EDINBURGH — Investigations by leading US media outlet The Wall Street Journal have led to the arrests of three former Credit Suisse Group bankers, Mozambique’s former finance minister, Manuel Chang, and a business executive in connection with corruption. The Wall Street Journal has been unpicking deals going back to 2011, with reports about bribes and kickbacks of at least $200 million sparking a co-ordinated global crackdown on the group accused of enriching themselves and government officials. The bankers were arrested in London while Chang is being detained in South Africa.
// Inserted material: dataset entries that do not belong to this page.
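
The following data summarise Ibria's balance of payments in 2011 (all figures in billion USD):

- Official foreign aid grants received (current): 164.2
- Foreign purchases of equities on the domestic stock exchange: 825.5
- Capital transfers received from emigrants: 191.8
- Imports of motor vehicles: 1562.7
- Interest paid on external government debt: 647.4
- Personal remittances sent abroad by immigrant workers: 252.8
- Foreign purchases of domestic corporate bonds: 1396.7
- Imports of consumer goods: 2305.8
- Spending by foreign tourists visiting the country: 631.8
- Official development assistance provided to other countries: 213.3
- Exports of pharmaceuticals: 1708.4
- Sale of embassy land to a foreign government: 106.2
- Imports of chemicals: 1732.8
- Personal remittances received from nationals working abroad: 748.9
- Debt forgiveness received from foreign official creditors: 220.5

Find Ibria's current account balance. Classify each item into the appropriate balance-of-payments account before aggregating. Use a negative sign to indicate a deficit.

-3461.5

Goods: -1732.8 - 1562.7 - 2305.8 + 1708.4 = -3892.9
Services: 631.8
Primary income: -647.4
Secondary income: -213.3 + 748.9 + 164.2 - 252.8 = 447.0
Current account = (-3892.9) + 631.8 + (-647.4) + 447.0 = -3461.5
(Excluded from the current account — financial account: foreign purchases of equities on the domestic stock exchange 825.5, foreign purchases of domestic corporate bonds 1396.7; capital account: capital transfers received from emigrants 191.8, sale of embassy land to a foreign government 106.2, debt forgiveness received from foreign official creditors 220.5.)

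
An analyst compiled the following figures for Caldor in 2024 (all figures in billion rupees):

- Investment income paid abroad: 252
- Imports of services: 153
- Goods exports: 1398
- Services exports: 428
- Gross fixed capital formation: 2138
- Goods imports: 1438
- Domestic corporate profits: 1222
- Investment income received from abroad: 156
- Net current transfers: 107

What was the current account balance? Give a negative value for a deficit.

Goods balance = 1398 - 1438 = -40
Services balance = 428 - 153 = 275
Trade balance (goods + services) = -40 + 275 = 235
Net primary income = 156 - 252 = -96
Net secondary income = 107
Current account = 235 + (-96) + 107 = 246

246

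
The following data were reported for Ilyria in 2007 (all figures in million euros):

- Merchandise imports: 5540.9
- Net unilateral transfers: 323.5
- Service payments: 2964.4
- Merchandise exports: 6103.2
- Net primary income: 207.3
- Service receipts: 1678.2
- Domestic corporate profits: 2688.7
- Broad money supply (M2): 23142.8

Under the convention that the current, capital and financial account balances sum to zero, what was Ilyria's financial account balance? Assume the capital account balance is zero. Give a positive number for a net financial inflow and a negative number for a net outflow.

Goods balance = 6103.2 - 5540.9 = 562.3
Services balance = 1678.2 - 2964.4 = -1286.2
Trade balance (goods + services) = 562.3 + (-1286.2) = -723.9
Net primary income = 207.3
Net secondary income = 323.5
Current account = -723.9 + 207.3 + 323.5 = -193.1
Financial account = -(-193.1) = 193.1

193.1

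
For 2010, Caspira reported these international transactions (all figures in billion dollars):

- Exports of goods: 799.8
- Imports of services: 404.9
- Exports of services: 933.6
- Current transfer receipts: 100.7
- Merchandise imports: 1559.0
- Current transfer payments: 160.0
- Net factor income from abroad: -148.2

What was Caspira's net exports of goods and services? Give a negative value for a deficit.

-230.5

Goods balance = 799.8 - 1559.0 = -759.2
Services balance = 933.6 - 404.9 = 528.7
Trade balance (goods + services) = -759.2 + 528.7 = -230.5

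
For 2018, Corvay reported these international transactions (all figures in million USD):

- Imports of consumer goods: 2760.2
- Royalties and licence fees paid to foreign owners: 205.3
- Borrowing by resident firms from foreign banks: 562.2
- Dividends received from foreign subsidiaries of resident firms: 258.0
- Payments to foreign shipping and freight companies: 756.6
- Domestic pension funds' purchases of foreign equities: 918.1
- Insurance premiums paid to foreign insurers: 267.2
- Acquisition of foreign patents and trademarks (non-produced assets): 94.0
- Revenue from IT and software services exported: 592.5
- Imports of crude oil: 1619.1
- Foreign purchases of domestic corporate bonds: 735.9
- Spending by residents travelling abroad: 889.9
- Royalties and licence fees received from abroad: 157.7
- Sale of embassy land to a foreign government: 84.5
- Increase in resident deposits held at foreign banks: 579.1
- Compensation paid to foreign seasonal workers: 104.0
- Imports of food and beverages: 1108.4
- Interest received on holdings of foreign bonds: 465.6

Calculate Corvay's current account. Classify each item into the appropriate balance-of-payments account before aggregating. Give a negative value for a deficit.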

For now, authorities have not taken action against Credit Suisse, with the company noting that the former employees are alleged to have hidden their activities from the organisation. – Jackie Cameron

By Matt Wirz

Three former Credit Suisse Group AG bankers were arrested Thursday in London in connection with a $2 billion fraud scheme, according to a statement by the U.S. Department of Justice.

The U.S. has charged the bankers, the former finance minister of Mozambique and an executive of Privinvest Group with engaging in bribes and kickbacks of at least $200 million to enrich themselves and Mozambique government officials.

“No action has been taken against Credit Suisse,” a spokeswoman for the bank said. “The indictment alleges that the former employees worked to defeat the bank’s internal controls, acted out of a motive of personal profit and sought to hide these activities from the bank.”

Spokesmen for Privinvest and the government of Mozambique couldn’t immediately be reached for comment.

The indictments follow reporting by The Wall Street Journal on irregularities in the debt deals and on the connections between Credit Suisse and Privinvest, a naval contractor that is owned by Lebanese businessman Iskandar Safa.

The scheme originated in 2011 when Privinvest executives proposed supplying coastal monitoring equipment to Mozambique, according to the indictment. Officials at the firm negotiated a series of kickback payments to government officials, including then-Finance Minister Manuel Chang, and themselves, then recruited Credit Suisse to raise debt financing to pay for the naval projects, the indictment states.

Three former Credit Suisse bankers—Andrew Pearse, Surjan Singh and Detelina Subeva—arranged the financings and conspired to enrich themselves and pay bribes to Mozambican officials, according to the indictment

The three former bankers were arrested in London Thursday and released on bail. Privinvest executive Jean Boustani was arrested at New York’s John F. Kennedy International Airport on Wednesday and is being detained, according to the Justice Department statement.

Mr. Chang was arrested in South Africa on Dec. 29 and is being detained. Mr. Chang conspired to create government-owned companies to borrow the debts in order to circumvent debt limitations imposed on Mozambique by the International Monetary Fund, the indictment states.